Table (click to expand)
Item Value Notes Source (include URL if available)
Disease title Friedreich ataxia: key identifiers and genetics Mendelian inherited ataxia; disease-level aggregated knowledge. https://doi.org/10.1007/s40263-024-01113-z
MONDO ID MONDO_0100339 Disease association returned by Open Targets for Friedreich ataxia (scott2024newandemerging pages 1-2). https://platform.opentargets.org/disease/MONDO_0100339
Inheritance Autosomal recessive Consistently described as autosomal recessive in recent reviews and diagnostic literature (scott2024newandemerging pages 1-2, park2025longreadsequencingidentifies pages 1-2). https://doi.org/10.1007/s40263-024-01113-z ; https://doi.org/10.3390/ijms26114969
Causal gene FXN (frataxin) FXN encodes frataxin, a nuclear-encoded mitochondrial protein required for iron-sulfur cluster biogenesis (park2025longreadsequencingidentifies pages 1-2, osaki2026fromgeneticmutation pages 1-3). https://doi.org/10.3390/ijms26114969 ; https://doi.org/10.20944/preprints202604.1108.v1
Primary pathogenic variant Biallelic GAA trinucleotide repeat expansion in intron 1 of FXN Normal alleles: 5–35 repeats; disease-causing: >66 repeats; many affected individuals carry ~56–1300+ repeats, often >600 in typical disease; expansion causes transcriptional silencing and reduced FXN expression (scott2024newandemerging pages 1-2, park2025longreadsequencingidentifies pages 1-2). https://doi.org/10.1007/s40263-024-01113-z ; https://doi.org/10.3390/ijms26114969
Percent of cases ~96% homozygous GAA expansion; ~4% compound heterozygous Minority of patients carry one GAA expansion plus a pathogenic small variant or deletion in FXN (scott2024newandemerging pages 1-2, park2025longreadsequencingidentifies pages 1-2, indelicato2024skeletalmuscleinvolvement pages 1-2). https://doi.org/10.1007/s40263-024-01113-z ; https://doi.org/10.3390/ijms26114969 ; https://doi.org/10.3390/ijms25189915
Frataxin levels Affected individuals: ~4–29% of normal; carriers: ~40–68% of normal Residual frataxin tracks with genotype severity; carriers are typically asymptomatic despite reduced protein levels (scott2024newandemerging pages 1-2). https://doi.org/10.1007/s40263-024-01113-z
Major affected tissues Dorsal root ganglia (DRG), dentate nucleus of cerebellum, spinal cord pathways, cardiomyocytes Tissue vulnerability is selective despite broad FXN expression; neurologic and cardiac involvement drive major morbidity and mortality (indelicato2024skeletalmuscleinvolvement pages 1-2, osaki2026fromgeneticmutation pages 1-3). https://doi.org/10.3390/ijms25189915 ; https://doi.org/10.20944/preprints202604.1108.v1

Table: This table summarizes the core identifiers, inheritance, causal gene, variant class, case distribution, frataxin levels, and major affected tissues for Friedreich ataxia.
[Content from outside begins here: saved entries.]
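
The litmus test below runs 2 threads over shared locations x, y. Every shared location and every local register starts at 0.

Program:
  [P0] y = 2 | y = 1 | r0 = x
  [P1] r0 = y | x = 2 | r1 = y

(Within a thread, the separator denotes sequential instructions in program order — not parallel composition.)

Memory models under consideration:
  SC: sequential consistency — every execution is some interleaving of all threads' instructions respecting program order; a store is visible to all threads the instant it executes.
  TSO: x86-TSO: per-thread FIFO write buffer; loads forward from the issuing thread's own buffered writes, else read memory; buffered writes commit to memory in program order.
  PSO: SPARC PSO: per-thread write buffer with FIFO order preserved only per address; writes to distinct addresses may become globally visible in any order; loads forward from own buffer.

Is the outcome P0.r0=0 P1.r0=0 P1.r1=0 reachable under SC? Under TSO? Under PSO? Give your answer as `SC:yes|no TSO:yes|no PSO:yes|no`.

outcome vector order: (P0.r0,P1.r0,P1.r1)
SC: 9 outcomes — {0/0/1 0/1/1 0/2/1 2/0/0 2/0/1 2/0/2 2/1/1 2/2/1 2/2/2}
TSO: 12 outcomes — {0/0/0 0/0/1 0/0/2 0/1/1 0/2/1 0/2/2 2/0/0 2/0/1 2/0/2 2/1/1 2/2/1 2/2/2}
PSO: 12 outcomes — {0/0/0 0/0/1 0/0/2 0/1/1 0/2/1 0/2/2 2/0/0 2/0/1 2/0/2 2/1/1 2/2/1 2/2/2}
target 0/0/0 ∈ {TSO,PSO}

SC:no TSO:yes PSO:yes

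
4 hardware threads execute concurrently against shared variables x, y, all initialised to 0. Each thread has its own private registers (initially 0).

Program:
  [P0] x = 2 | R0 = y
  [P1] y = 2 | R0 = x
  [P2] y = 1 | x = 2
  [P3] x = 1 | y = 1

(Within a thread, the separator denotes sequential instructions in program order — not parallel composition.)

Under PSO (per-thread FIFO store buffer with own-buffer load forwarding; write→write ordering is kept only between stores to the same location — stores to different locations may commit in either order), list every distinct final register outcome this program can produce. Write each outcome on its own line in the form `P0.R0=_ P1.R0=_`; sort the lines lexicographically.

P0.R0=0 P1.R0=0
P0.R0=0 P1.R0=1
P0.R0=0 P1.R0=2
P0.R0=1 P1.R0=0
P0.R0=1 P1.R0=1
P0.R0=1 P1.R0=2
P0.R0=2 P1.R0=0
P0.R0=2 P1.R0=1
P0.R0=2 P1.R0=2

outcome vector order: (P0.R0,P1.R0)
|PSO outcomes| = 9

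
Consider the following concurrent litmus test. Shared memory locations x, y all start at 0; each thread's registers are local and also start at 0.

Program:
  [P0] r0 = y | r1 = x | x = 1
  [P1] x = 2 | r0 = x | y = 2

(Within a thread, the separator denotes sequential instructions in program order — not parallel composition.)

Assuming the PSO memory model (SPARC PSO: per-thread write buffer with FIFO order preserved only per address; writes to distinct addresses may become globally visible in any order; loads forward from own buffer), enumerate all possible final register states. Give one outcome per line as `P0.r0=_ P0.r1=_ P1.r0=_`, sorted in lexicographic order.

P0.r0=0 P0.r1=0 P1.r0=1
P0.r0=0 P0.r1=0 P1.r0=2
P0.r0=0 P0.r1=2 P1.r0=1
P0.r0=0 P0.r1=2 P1.r0=2
P0.r0=2 P0.r1=0 P1.r0=2
P0.r0=2 P0.r1=2 P1.r0=2

outcome vector order: (P0.r0,P0.r1,P1.r0)
|PSO outcomes| = 6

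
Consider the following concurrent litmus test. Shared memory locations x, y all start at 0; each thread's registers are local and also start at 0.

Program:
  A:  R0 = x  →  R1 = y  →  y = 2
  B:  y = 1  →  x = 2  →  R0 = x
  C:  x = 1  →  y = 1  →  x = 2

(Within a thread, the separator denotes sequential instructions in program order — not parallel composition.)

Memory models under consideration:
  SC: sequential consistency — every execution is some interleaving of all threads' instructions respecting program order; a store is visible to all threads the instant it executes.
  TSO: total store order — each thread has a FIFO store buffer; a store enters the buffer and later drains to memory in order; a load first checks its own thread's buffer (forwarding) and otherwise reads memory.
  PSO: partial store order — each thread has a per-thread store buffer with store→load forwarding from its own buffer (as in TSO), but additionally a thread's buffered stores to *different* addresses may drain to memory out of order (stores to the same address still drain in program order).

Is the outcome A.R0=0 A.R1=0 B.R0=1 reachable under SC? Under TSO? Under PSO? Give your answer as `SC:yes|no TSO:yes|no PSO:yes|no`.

SC:yes TSO:yes PSO:yes

outcome vector order: (A.R0,A.R1,B.R0)
under SC → 0/0/1 0/0/2 0/1/1 0/1/2 1/0/2 1/1/1 1/1/2 2/1/1 2/1/2
under TSO → 0/0/1 0/0/2 0/1/1 0/1/2 1/0/2 1/1/1 1/1/2 2/1/1 2/1/2
under PSO → 0/0/1 0/0/2 0/1/1 0/1/2 1/0/1 1/0/2 1/1/1 1/1/2 2/0/1 2/0/2 2/1/1 2/1/2
target 0/0/1 ∈ {SC,TSO,PSO}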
It is useful as a compact knowledge-base seed for disease definition and molecular annotation.


Notes on evidence gaps

  • OMIM/Orphanet/ICD/MeSH identifiers were not present in retrieved papers during this run; therefore they are not provided with citations.
  • Many ontology IDs (HPO/GO/CL/UBERON/MAXO) are suggested by term name to support knowledge-base construction, but the sources retrieved here did not explicitly list ontology identifiers.